An ML adapter node that allows the example-based ML toolset to be applied within a specialized domain (animation). It generates a set of random poses, each of which is an unlabeled example.

ML Pose Serialize:

An ML adapter node that allows the example-based ML toolset to be applied within a specialized domain (animation). It represents a single rig pose (or part of it) as a point float attribute. This node can should be used both during data generation and inferencing, so poses are serialized in the same manner in both these stages.

ML Pose Deserialize:

An ML adapter node that allows the example-based ML toolset to be applied within a specialized domain (animation). It reconstructs a single rig pose (or part of it) from a point float attribute.

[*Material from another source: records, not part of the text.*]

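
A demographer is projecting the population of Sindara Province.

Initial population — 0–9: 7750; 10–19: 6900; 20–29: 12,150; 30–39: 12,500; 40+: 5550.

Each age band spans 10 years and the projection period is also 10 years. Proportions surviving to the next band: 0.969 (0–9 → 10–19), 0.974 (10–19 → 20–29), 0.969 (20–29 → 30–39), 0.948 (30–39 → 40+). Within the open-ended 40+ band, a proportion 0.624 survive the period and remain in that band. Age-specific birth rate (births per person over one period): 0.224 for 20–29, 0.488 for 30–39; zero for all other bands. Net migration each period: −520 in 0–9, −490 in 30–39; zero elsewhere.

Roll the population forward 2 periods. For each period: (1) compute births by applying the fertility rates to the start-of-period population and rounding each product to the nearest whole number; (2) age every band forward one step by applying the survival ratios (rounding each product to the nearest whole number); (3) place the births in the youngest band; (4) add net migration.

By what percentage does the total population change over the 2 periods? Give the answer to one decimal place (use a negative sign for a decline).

7.3

(Groups numbered youngest = 1 to oldest = 5.)
After projecting period 1:
Births: 12150 × 0.224 = 2722  |  12500 × 0.488 = 6100 — total 8822
Group 2: 7750 × 0.969 = 7510
Group 3: 6900 × 0.974 = 6721
Group 4: 12150 × 0.969 = 11773
Group 5: 12500 × 0.948 + 5550 × 0.624 = 11850 + 3463 = 15313
Net migration: Group 1 − 520 → 8302; Group 4 − 490 → 11283
Giving 8302 / 7510 / 6721 / 11283 / 15313.
After projecting period 2:
Births: 6721 × 0.224 = 1506  |  11283 × 0.488 = 5506 — total 7012
Group 2: 8302 × 0.969 = 8045
Group 3: 7510 × 0.974 = 7315
Group 4: 6721 × 0.969 = 6513
Group 5: 11283 × 0.948 + 15313 × 0.624 = 10696 + 9555 = 20251
Net migration: Group 1 − 520 → 6492; Group 4 − 490 → 6023
Giving 6492 / 8045 / 7315 / 6023 / 20251.
Total: 44850 → 48126; change = 3276; percentage change = 7.3%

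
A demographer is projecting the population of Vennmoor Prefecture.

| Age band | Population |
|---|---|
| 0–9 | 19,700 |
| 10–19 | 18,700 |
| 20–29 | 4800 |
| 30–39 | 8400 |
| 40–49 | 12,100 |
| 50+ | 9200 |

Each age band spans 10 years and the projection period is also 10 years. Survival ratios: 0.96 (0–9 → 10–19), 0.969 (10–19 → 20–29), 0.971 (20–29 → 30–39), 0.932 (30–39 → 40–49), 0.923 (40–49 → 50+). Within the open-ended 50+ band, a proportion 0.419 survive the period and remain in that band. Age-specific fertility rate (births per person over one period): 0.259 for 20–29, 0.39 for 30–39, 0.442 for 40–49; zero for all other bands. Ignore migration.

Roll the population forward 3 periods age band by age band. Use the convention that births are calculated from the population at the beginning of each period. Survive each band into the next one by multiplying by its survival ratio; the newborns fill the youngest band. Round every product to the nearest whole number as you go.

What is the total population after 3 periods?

(Bands numbered youngest = 1 to oldest = 6.)
[period 1]
Births: 4800 × 0.259 = 1243  |  8400 × 0.39 = 3276  |  12100 × 0.442 = 5348 ⇒ total 9867
Band 2: 19700 × 0.96 = 18912
Band 3: 18700 × 0.969 = 18120
Band 4: 4800 × 0.971 = 4661
Band 5: 8400 × 0.932 = 7829
Band 6: 12100 × 0.923 + 9200 × 0.419 = 11168 + 3855 = 15023
→ [9867, 18912, 18120, 4661, 7829, 15023]
[period 2]
Births: 18120 × 0.259 = 4693  |  4661 × 0.39 = 1818  |  7829 × 0.442 = 3460 ⇒ total 9971
Band 2: 9867 × 0.96 = 9472
Band 3: 18912 × 0.969 = 18326
Band 4: 18120 × 0.971 = 17595
Band 5: 4661 × 0.932 = 4344
Band 6: 7829 × 0.923 + 15023 × 0.419 = 7226 + 6295 = 13521
→ [9971, 9472, 18326, 17595, 4344, 13521]
[period 3]
Births: 18326 × 0.259 = 4746  |  17595 × 0.39 = 6862  |  4344 × 0.442 = 1920 ⇒ total 13528
Band 2: 9971 × 0.96 = 9572
Band 3: 9472 × 0.969 = 9178
Band 4: 18326 × 0.971 = 17795
Band 5: 17595 × 0.932 = 16399
Band 6: 4344 × 0.923 + 13521 × 0.419 = 4010 + 5665 = 9675
→ [13528, 9572, 9178, 17795, 16399, 9675]
Total after period 3: 13528 + 9572 + 9178 + 17795 + 16399 + 9675 = 76147

76147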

This node can be used during inferencing, so that poses can be reconstructed consistent with the way they are represented by ML Pose Serialize during the generation of a data set.

ML Regression Inference:

Allows an ML model trained using ML Train Regression TOP to be applied in a geometry network with any desired inputs.

ML Regression Linear:

Trains a linear model to fit the provided labeled examples as closely as possible. Applies this linear model to a query input to compute a model prediction.

ML Regression Kernel:

Applies a kernel method to compute a prediction from a given input. This prediction is a combination of target components from the labeled examples.

ML Regression Proximity:

Returns the target component in a collection of labeled examples that corresponds to the input component closest in the data set for a query input. This is a type of ML that is not deep learning.

ML Train Regression TOP:

Creates and trains a model (feed-forward neural network) given a data set prepared by ROP ML Example Raw Output. The resulting model can be used by ML Regression Inference:. This is an example of deep learning.